Description
I'd like to point out that I haven't been involved in the web assembly effort,
and I'm not maintaining any large or widely used compilers (just my own
toy-ish language, minor contributions to the QBE compiler backend, and an
internship on IBM's compiler team), but I ended up getting a bit ranty, and
was encouraged to share more widely.
So, while I'm a bit uncomfortable jumping in and suggesting major changes
to a project I haven't been working on... here goes:
My Complaints:
When I'm writing a compiler, the first thing that I'd do to with the high level
structure -- loops, if statements, and so on -- is validate them for semantics,
do type checking and so on. The second thing I do with them is just throw them
out, and flatten to basic blocks, and possibly to SSA form. In some other parts
of the compiler world, a popular format is continuation passing style. I'm not
an expert on compiling with continuation passing style, but it neither seems to
be a good fit for the loops and scoped blocks that web assembly seems to have
embraced.
I'd like to argue that a flatter, goto based format would be far more useful as
a target for compiler developers, and would not significantly hinder the
writing of a usable polyfill.
Personally, also I'm not a big fan of nested complex expressions. They're a bit
clunkier to consume, especially if inner nodes can have side effects, but I
don't strongly object to them as a compiler implementer -- The web assembly
JIT can consume them, I can ignore them and generate the instructions that map
to my IR. They don't make me want to flip tables.
The bigger problem comes down to loops, blocks, and other syntactic elements
that, as an optimizing compiler writer, you try very hard to represent as a
graph with branches representing edges; The explicit control flow constructs
are a hindrance. Reconstructing them from the graph once you've actually done
the optimizations you want is certainly possible, but it's quite a bit of
complexity to work around a more complex format. And that annoys me: Both the
producer and the consumer are working around entirely invented problems
which would be avoided by simply dropping complex control flow constructs
from web assembly.
In addition, the insistence of higher level constructs leads to some
pathological cases. For example, Duff's Device ends up with horrible web
assembly output, as seen by messing around in The Wasm Explorer.

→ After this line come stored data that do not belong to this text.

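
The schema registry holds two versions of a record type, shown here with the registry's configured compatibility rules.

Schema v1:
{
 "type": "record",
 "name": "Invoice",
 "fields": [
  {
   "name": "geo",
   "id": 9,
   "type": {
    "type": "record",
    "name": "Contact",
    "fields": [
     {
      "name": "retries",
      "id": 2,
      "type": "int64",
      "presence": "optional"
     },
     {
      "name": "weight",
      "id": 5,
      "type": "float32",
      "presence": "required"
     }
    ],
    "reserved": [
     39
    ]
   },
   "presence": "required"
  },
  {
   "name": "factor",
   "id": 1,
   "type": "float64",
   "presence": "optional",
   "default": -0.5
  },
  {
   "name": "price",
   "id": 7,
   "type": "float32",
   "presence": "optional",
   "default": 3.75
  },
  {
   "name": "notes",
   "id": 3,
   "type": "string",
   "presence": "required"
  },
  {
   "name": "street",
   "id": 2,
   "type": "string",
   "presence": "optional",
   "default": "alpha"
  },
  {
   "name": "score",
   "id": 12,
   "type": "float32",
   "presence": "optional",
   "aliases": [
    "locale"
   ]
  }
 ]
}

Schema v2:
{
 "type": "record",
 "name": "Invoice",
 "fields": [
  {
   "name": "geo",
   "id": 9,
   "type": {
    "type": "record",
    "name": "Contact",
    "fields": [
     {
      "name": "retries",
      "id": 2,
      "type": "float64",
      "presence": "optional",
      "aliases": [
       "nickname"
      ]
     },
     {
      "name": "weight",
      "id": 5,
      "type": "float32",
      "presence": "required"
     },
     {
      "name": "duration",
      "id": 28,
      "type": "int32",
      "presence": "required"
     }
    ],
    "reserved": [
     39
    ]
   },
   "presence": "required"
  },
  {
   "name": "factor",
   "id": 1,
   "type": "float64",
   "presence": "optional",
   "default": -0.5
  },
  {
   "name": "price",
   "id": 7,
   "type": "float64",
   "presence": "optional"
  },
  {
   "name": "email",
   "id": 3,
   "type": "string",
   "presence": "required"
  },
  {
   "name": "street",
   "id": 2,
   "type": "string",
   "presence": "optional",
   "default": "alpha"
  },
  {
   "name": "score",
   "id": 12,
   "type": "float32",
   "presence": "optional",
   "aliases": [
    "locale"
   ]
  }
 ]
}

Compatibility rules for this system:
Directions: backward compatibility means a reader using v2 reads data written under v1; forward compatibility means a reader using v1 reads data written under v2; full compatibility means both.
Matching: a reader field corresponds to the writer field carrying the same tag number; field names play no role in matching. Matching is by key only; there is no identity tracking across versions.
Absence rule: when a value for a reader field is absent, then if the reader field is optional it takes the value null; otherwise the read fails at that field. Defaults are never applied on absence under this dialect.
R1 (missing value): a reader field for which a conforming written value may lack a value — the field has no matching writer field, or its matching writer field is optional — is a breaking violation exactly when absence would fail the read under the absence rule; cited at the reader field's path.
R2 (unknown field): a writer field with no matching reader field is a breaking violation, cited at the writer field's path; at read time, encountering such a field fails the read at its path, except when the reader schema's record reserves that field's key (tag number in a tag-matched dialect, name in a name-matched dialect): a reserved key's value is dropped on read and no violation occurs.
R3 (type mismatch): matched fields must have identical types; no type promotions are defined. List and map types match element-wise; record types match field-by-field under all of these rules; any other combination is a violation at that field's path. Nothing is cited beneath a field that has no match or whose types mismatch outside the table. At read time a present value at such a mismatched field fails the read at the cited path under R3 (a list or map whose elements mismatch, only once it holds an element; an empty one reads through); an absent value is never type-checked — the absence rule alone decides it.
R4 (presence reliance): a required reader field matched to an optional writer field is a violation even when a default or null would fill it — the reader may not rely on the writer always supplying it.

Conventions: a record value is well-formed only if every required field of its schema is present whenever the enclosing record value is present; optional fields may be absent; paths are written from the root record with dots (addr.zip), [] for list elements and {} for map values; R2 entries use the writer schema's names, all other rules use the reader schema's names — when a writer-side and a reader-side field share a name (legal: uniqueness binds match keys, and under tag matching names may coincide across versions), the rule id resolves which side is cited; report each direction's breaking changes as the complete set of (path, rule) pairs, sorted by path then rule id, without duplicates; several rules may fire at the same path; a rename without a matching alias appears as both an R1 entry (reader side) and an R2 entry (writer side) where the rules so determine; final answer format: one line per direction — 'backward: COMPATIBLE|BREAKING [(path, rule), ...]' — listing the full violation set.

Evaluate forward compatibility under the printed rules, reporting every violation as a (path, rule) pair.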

However, the inverse is not true: Everything that can be expressed
in web assembler can be trivially converted to an equivalent in some
unstructured, goto based format.
So, at the very least, I'd like to suggest that the web assembly team add
support for arbitrary labels and gotos. If they choose to keep the higher
level constructs, it would be a bit of wasteful complexity, but at least
compiler writers like me wold be able to ignore them and generate output
directly.
Polyfilling:
One of the concerns I have heard when discussing this is that the loop
and block based structure allows for easier polyfilling of web assembly.
While this isn't entirely false, I think that a simple polyfill solution
for labels and gotos is possible. Whiie it might not be quite as optimal,
I think that it's worth a little bit of ugliness in the bytecode in order
to avoid starting a new tool with built in technical debt.
If we assume an LLVM (or QBE) like syntax for web assmembly, then some code
that looks like:
int f(int x) {
if (x == 42)
return 123;
else
return 666;
}
might compile to:
func @f(%x : i32) {
%1 = test %x 42
jmp %1 iftrue iffalse
L0:
%r =i 123
jmp LRet
L1:
%r =i 666
jmp LRet
Lret:
ret %r
}
This could be polyfilled to Javascript that looks like:
function f(x) {
var __label = L0;
var __ret;
while (__label != LRet) {
switch (__label) {
case L0:
var _v1 = (x == 42)
if (_v1) {__lablel = L1;} else {label = L2;}
break;
case L1:
__ret = 123
__label = LRet
break;
case L2;
__ret = 666
__label = LRet
break;
default:
assert(false);
break;
}
}
Is it ugly? Yeah. Does it matter? Hopefuly, if web assembly takes off,
not for long.
And if not:
Well, if I ever got around to targeting web assembly, I guess I'd generate code
using the approach I mentioned in the polyfill, and do my best to ignore all of
the high level constructs, hoping that the compilers would be smart enough to
catch on to this pattern.
But it would be nice if we didn't need to have both sides of the code generation
work around the format specified.